L’album démarre d’un coup sur le rythme lourd de Black Exit, guidé par un duo à la ligne de basse et à la batterie, ou trio si l’on compte la cloche à vache. La voix de Paul Banks (Interpol) se place au centre et prend le contrôle du reste de la pièce sur un ton contemplatif et mélancolique. Ruby’s Wheel ouvre d’abord sur un motif percussif qui passe brièvement à un segment de ballade illuminé par la voix de YESH. Le thème aboutit à un mélange de dancehall et de R&B gonflé en scène cinématographique avec les percussions africaines et les cordes symphoniques. Metal Sky prend sa respiration à partir d’accords de guitare électrique réverbérée comme un solo rock dans un stade. L’élan initial ralentit, la pièce se pose gracieusement et Eiko Hara chante en souffles chuchotés à l’oreille, comme une balade électro-pop qui culmine rendue au refrain.

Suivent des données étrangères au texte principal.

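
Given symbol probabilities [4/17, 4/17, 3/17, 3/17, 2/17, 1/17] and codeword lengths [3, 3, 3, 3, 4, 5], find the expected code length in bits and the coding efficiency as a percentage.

Average length L = Σ p_i × l_i = 3.2353 bits
Entropy H = 2.4692 bits
Efficiency η = H/L × 100% = 76.32%


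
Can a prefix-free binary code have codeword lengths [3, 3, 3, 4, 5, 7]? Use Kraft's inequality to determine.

Kraft inequality: Σ 2^(-l_i) ≤ 1 for prefix-free code
Calculating: 2^(-3) + 2^(-3) + 2^(-3) + 2^(-4) + 2^(-5) + 2^(-7)
= 0.125 + 0.125 + 0.125 + 0.0625 + 0.03125 + 0.0078125
= 0.4766
Since 0.4766 ≤ 1, prefix-free code exists


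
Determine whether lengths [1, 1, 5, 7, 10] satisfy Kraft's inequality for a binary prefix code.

Kraft inequality: Σ 2^(-l_i) ≤ 1 for prefix-free code
Calculating: 2^(-1) + 2^(-1) + 2^(-5) + 2^(-7) + 2^(-10)
= 0.5 + 0.5 + 0.03125 + 0.0078125 + 0.0009765625
= 1.0400
Since 1.0400 > 1, prefix-free code does not exist


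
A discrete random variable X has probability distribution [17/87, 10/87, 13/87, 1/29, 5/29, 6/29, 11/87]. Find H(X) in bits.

H(X) = -Σ p(x) log₂ p(x)
  -17/87 × log₂(17/87) = 0.4603
  -10/87 × log₂(10/87) = 0.3587
  -13/87 × log₂(13/87) = 0.4098
  -1/29 × log₂(1/29) = 0.1675
  -5/29 × log₂(5/29) = 0.4373
  -6/29 × log₂(6/29) = 0.4703
  -11/87 × log₂(11/87) = 0.3772
H(X) = 2.6811 bits


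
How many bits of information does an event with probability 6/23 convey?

Information content I(x) = -log₂(p(x))
I = -log₂(6/23) = -log₂(0.2609)
I = 1.9386 bits


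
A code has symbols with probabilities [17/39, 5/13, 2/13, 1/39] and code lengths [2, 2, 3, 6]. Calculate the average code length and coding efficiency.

Average length L = Σ p_i × l_i = 2.2564 bits
Entropy H = 1.6034 bits
Efficiency η = H/L × 100% = 71.06%


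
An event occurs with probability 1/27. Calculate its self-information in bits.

Information content I(x) = -log₂(p(x))
I = -log₂(1/27) = -log₂(0.0370)
I = 4.7549 bits


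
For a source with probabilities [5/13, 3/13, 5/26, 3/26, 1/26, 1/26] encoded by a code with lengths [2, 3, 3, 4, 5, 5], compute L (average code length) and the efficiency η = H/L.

Average length L = Σ p_i × l_i = 2.8846 bits
Entropy H = 2.1968 bits
Efficiency η = H/L × 100% = 76.16%


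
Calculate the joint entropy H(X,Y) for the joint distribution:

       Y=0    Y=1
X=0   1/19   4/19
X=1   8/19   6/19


H(X,Y) = -Σ p(x,y) log₂ p(x,y)
  p(0,0)=1/19: -0.0526 × log₂(0.0526) = 0.2236
  p(0,1)=4/19: -0.2105 × log₂(0.2105) = 0.4732
  p(1,0)=8/19: -0.4211 × log₂(0.4211) = 0.5254
  p(1,1)=6/19: -0.3158 × log₂(0.3158) = 0.5251
H(X,Y) = 1.7474 bits


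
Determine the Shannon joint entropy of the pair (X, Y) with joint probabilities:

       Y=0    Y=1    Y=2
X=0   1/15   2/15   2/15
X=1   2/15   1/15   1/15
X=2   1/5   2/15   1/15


H(X,Y) = -Σ p(x,y) log₂ p(x,y)
  p(0,0)=1/15: -0.0667 × log₂(0.0667) = 0.2605
  p(0,1)=2/15: -0.1333 × log₂(0.1333) = 0.3876
  p(0,2)=2/15: -0.1333 × log₂(0.1333) = 0.3876
  p(1,0)=2/15: -0.1333 × log₂(0.1333) = 0.3876
  p(1,1)=1/15: -0.0667 × log₂(0.0667) = 0.2605
  p(1,2)=1/15: -0.0667 × log₂(0.0667) = 0.2605
  p(2,0)=1/5: -0.2000 × log₂(0.2000) = 0.4644
  p(2,1)=2/15: -0.1333 × log₂(0.1333) = 0.3876
  p(2,2)=1/15: -0.0667 × log₂(0.0667) = 0.2605
H(X,Y) = 3.0566 bits


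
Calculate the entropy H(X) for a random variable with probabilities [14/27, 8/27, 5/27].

H(X) = -Σ p(x) log₂ p(x)
  -14/27 × log₂(14/27) = 0.4913
  -8/27 × log₂(8/27) = 0.5200
  -5/27 × log₂(5/27) = 0.4505
H(X) = 1.4618 bits


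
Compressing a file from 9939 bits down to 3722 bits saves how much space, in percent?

Space savings = (1 - Compressed/Original) × 100%
= (1 - 3722/9939) × 100%
= 62.55%


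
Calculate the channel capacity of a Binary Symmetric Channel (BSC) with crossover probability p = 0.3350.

For BSC with error probability p:
C = 1 - H(p) where H(p) is binary entropy
H(0.3350) = -0.3350 × log₂(0.3350) - 0.6650 × log₂(0.6650)
H(p) = 0.9200
C = 1 - 0.9200 = 0.0800 bits/use


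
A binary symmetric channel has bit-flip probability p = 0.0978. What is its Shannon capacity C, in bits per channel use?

For BSC with error probability p:
C = 1 - H(p) where H(p) is binary entropy
H(0.0978) = -0.0978 × log₂(0.0978) - 0.9022 × log₂(0.9022)
H(p) = 0.4620
C = 1 - 0.4620 = 0.5380 bits/use


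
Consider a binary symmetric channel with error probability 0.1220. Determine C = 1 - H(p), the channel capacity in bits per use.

For BSC with error probability p:
C = 1 - H(p) where H(p) is binary entropy
H(0.1220) = -0.1220 × log₂(0.1220) - 0.8780 × log₂(0.8780)
H(p) = 0.5351
C = 1 - 0.5351 = 0.4649 bits/use


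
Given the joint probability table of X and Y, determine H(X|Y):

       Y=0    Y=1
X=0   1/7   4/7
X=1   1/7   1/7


H(X|Y) = Σ_y p(y) H(X|Y=y)
  p(Y=0) = 2/7, H(X|Y=0) = 1.0000
  p(Y=1) = 5/7, H(X|Y=1) = 0.7219
H(X|Y) = 0.2857×1.0000 + 0.7143×0.7219 = 0.8014 bits


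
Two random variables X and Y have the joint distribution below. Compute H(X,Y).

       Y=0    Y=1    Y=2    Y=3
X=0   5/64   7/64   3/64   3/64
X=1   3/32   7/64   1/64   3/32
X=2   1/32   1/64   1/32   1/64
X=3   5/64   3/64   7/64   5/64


H(X,Y) = -Σ p(x,y) log₂ p(x,y)
  p(0,0)=5/64: -0.0781 × log₂(0.0781) = 0.2873
  p(0,1)=7/64: -0.1094 × log₂(0.1094) = 0.3492
  p(0,2)=3/64: -0.0469 × log₂(0.0469) = 0.2070
  p(0,3)=3/64: -0.0469 × log₂(0.0469) = 0.2070
  p(1,0)=3/32: -0.0938 × log₂(0.0938) = 0.3202
  p(1,1)=7/64: -0.1094 × log₂(0.1094) = 0.3492
  p(1,2)=1/64: -0.0156 × log₂(0.0156) = 0.0938
  p(1,3)=3/32: -0.0938 × log₂(0.0938) = 0.3202
  p(2,0)=1/32: -0.0312 × log₂(0.0312) = 0.1562
  p(2,1)=1/64: -0.0156 × log₂(0.0156) = 0.0938
  p(2,2)=1/32: -0.0312 × log₂(0.0312) = 0.1562
  p(2,3)=1/64: -0.0156 × log₂(0.0156) = 0.0938
  p(3,0)=5/64: -0.0781 × log₂(0.0781) = 0.2873
  p(3,1)=3/64: -0.0469 × log₂(0.0469) = 0.2070
  p(3,2)=7/64: -0.1094 × log₂(0.1094) = 0.3492
  p(3,3)=5/64: -0.0781 × log₂(0.0781) = 0.2873
H(X,Y) = 3.7646 bits


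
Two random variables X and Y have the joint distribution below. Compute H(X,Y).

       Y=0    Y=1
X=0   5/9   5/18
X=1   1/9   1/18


H(X,Y) = -Σ p(x,y) log₂ p(x,y)
  p(0,0)=5/9: -0.5556 × log₂(0.5556) = 0.4711
  p(0,1)=5/18: -0.2778 × log₂(0.2778) = 0.5133
  p(1,0)=1/9: -0.1111 × log₂(0.1111) = 0.3522
  p(1,1)=1/18: -0.0556 × log₂(0.0556) = 0.2317
H(X,Y) = 1.5683 bits


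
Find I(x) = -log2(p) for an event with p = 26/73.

Information content I(x) = -log₂(p(x))
I = -log₂(26/73) = -log₂(0.3562)
I = 1.4894 bits


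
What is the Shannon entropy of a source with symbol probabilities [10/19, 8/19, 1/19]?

H(X) = -Σ p(x) log₂ p(x)
  -10/19 × log₂(10/19) = 0.4874
  -8/19 × log₂(8/19) = 0.5254
  -1/19 × log₂(1/19) = 0.2236
H(X) = 1.2364 bits


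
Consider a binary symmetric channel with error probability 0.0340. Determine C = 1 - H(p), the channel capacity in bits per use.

For BSC with error probability p:
C = 1 - H(p) where H(p) is binary entropy
H(0.0340) = -0.0340 × log₂(0.0340) - 0.9660 × log₂(0.9660)
H(p) = 0.2141
C = 1 - 0.2141 = 0.7859 bits/use


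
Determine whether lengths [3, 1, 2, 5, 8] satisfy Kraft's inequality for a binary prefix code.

Kraft inequality: Σ 2^(-l_i) ≤ 1 for prefix-free code
Calculating: 2^(-3) + 2^(-1) + 2^(-2) + 2^(-5) + 2^(-8)
= 0.125 + 0.5 + 0.25 + 0.03125 + 0.00390625
= 0.9102
Since 0.9102 ≤ 1, prefix-free code exists


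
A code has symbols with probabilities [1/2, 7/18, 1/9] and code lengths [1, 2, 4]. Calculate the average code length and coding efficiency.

Average length L = Σ p_i × l_i = 1.7222 bits
Entropy H = 1.3821 bits
Efficiency η = H/L × 100% = 80.25%


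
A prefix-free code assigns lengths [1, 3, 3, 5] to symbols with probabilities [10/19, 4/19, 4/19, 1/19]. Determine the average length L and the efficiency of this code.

Average length L = Σ p_i × l_i = 2.0526 bits
Entropy H = 1.6574 bits
Efficiency η = H/L × 100% = 80.75%


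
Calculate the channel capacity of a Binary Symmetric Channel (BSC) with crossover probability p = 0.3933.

For BSC with error probability p:
C = 1 - H(p) where H(p) is binary entropy
H(0.3933) = -0.3933 × log₂(0.3933) - 0.6067 × log₂(0.6067)
H(p) = 0.9669
C = 1 - 0.9669 = 0.0331 bits/use


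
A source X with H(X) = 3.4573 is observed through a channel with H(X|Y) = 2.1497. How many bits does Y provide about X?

I(X;Y) = H(X) - H(X|Y)
I(X;Y) = 3.4573 - 2.1497 = 1.3076 bits


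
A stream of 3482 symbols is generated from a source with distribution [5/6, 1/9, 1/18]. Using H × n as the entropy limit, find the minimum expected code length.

Entropy H = 0.8031 bits/symbol
Minimum bits = H × n = 0.8031 × 3482
= 2796.30 bits


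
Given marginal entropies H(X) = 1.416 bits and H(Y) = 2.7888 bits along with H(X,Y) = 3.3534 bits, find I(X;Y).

I(X;Y) = H(X) + H(Y) - H(X,Y)
I(X;Y) = 1.416 + 2.7888 - 3.3534 = 0.8514 bits


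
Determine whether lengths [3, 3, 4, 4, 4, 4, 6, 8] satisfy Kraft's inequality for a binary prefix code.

Kraft inequality: Σ 2^(-l_i) ≤ 1 for prefix-free code
Calculating: 2^(-3) + 2^(-3) + 2^(-4) + 2^(-4) + 2^(-4) + 2^(-4) + 2^(-6) + 2^(-8)
= 0.125 + 0.125 + 0.0625 + 0.0625 + 0.0625 + 0.0625 + 0.015625 + 0.00390625
= 0.5195
Since 0.5195 ≤ 1, prefix-free code exists


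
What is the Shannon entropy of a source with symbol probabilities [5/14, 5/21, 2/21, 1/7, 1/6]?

H(X) = -Σ p(x) log₂ p(x)
  -5/14 × log₂(5/14) = 0.5305
  -5/21 × log₂(5/21) = 0.4929
  -2/21 × log₂(2/21) = 0.3231
  -1/7 × log₂(1/7) = 0.4011
  -1/6 × log₂(1/6) = 0.4308
H(X) = 2.1784 bits


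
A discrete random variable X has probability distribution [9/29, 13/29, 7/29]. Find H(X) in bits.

H(X) = -Σ p(x) log₂ p(x)
  -9/29 × log₂(9/29) = 0.5239
  -13/29 × log₂(13/29) = 0.5189
  -7/29 × log₂(7/29) = 0.4950
H(X) = 1.5378 bits


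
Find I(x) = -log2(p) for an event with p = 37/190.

Information content I(x) = -log₂(p(x))
I = -log₂(37/190) = -log₂(0.1947)
I = 2.3604 bits


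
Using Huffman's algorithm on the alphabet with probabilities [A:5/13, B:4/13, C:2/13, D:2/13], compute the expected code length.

Huffman tree construction:
Combine smallest probabilities repeatedly
Resulting codes:
  A: 0 (length 1)
  B: 10 (length 2)
  C: 110 (length 3)
  D: 111 (length 3)
Average length = Σ p(s) × length(s) = 1.9231 bits


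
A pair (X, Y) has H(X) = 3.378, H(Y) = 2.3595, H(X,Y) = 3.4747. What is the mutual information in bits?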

Mirage apparaît en forme de trame sonore étirée comme un ruban magnétique, et passe ensuite à un thème new wave dirigé par le chanteur Jonathan Bree. Le résultat est très cool et fait même sourire un peu parce qu’on aurait dit une collaboration entre John Carpenter et Peter Murphy. Crosswinds nous fait oublier ce qui s’est passé avec une descente à la harpe montée en boucle mélodique. Estrael Boiso (Bryce Janssens) accompagne le motif à la voix, doucement au début, et s’investit à pleins poumons comme dans une ballade triomphante de fin de film. La conclusion change joliment de direction avec le filament élastique de l’oscillateur et la voix trafiquée en duo avec les cordes. Hieroglyphs résonne comme une explosion 8-bit en boucle, et passe à une ballade électro à la basse saturée, combinaison adoucie par la voix de Karen O (Yeah Yeah Yeahs). Le montage est raisonnablement expérimental, voire improvisé et produit comme une maquette DIY.

Nighttime Rebound part d’une séquence rythmique saturée, avec une ligne de basse qui résonne et scintille. Dani Miller (SurfBort) suit la cadence vocalement sur un ton nonchalant, doublée par un effet à l’octave qui donne l’impression d’être au ralenti. Astra tourne en boucle sur un motif mécanique de salle des machines, qui est ralenti et qui s’arrête sur une basse monophonique électrifiée. Les échantillons de voix angéliques et les effets sonores se croisent comme des particules mélodiques. Les échantillons de voix ouvrent Royal Dagger Ballet comme un chœur synthétique, qui sert de toile de fond à une trame sonore de film avant-gardiste, à la The Art of Noise.

Royal Dagger Ballet est un album qui bénéficie de l’expérience de Bechet dans la composition de trames sonores pour proposer une forme d’électro-pop qui prend plus d’espace et de temps, et ne sert pas seulement à faire vibrer une boîte de nuit. Cela dit, il n’hésite pas à respecter à peu près tous les codes dans le genre pour plaire à tout le monde, impression qui est heureusement équilibrée par quelques passages expérimentaux. Une dualité qui renforce le thème sobre de l’exploration de la sonorité de TRZTN, ce qu’un premier album devrait faire de façon générale.